Ukrainian President Volodymyr Zelensky has warned defeat in the battle for Bakhmut would enable Russia to start building international support for a deal that would require his nation to make unacceptable compromises.
And he has invited Chinese President Xi Jinping, long aligned to Russia, to visit.
Mr Zelensky said if the eastern city of Bakhmut fell to Russian forces after a protracted battle, president Vladimir Putin would “sell this victory to the West, to his society, to China, to Iran”.
“If he will feel some blood — smell that we are weak — he will push, push, push,” he told the Associated Press.

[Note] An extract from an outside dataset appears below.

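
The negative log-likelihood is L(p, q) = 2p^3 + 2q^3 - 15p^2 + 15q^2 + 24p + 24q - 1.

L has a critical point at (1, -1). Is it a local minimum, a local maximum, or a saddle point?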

Mr Zelensky warned that a loss anywhere at this stage in the war could put Ukraine’s hard-fought momentum at risk.
“We can’t lose the steps because the war is a pie — pieces of victories. Small victories, small steps,” he said.
“Our society will feel tired. Our society will push me to have compromise with them.”
Some in the United States — including former president and 2024 candidate Donald Trump — have questioned whether Washington should continue to supply Ukraine with billions of dollars in military aid and Mr Zelensky worries the war could be impacted by shifting political forces in Washington.
“The United States really understands that if they stop helping us, we will not win,” he said.
He extended an invitation to Ukraine to Mr Xi.
“We are ready to see him here,” he said. “I want to speak with him. I had contact with him before full-scale war. But during all this year, more than one year, I didn’t have.”
China, economically and politically aligned toward Russia across many decades, has provided Mr Putin diplomatic cover by staking out an official position of neutrality in the war.
Mr Xi visited Putin in Russia last week, raising the prospect that Beijing might be ready to provide Moscow with weapons and ammunition but the trip ended without any such announcement.
While Mr Zelensky acknowledged the war has “changed us”, he said it has made his society stronger.
“It could’ve gone one way, to divide the country, or another way — to unite us,” he said. “I’m thankful to everybody — every single partner, our people, thank God, everybody — that we found this way in this critical moment for the nation.
“Finding this way was the thing that saved our nation, and we saved our land. We are together.”
Meanwhile, Russia’s Gazprom was increasing gas supplies to China and expected to soon reach the maximum planned level through a Siberian pipeline, its chairman said on Wednesday.
The news highlights Beijing’s importance as Russia’s top export market in the face of western sanctions over its invasion of Ukraine.
Gazprom is negotiating with China over a possible additional supply project across neighbouring Mongolia, Viktor Zubkov said.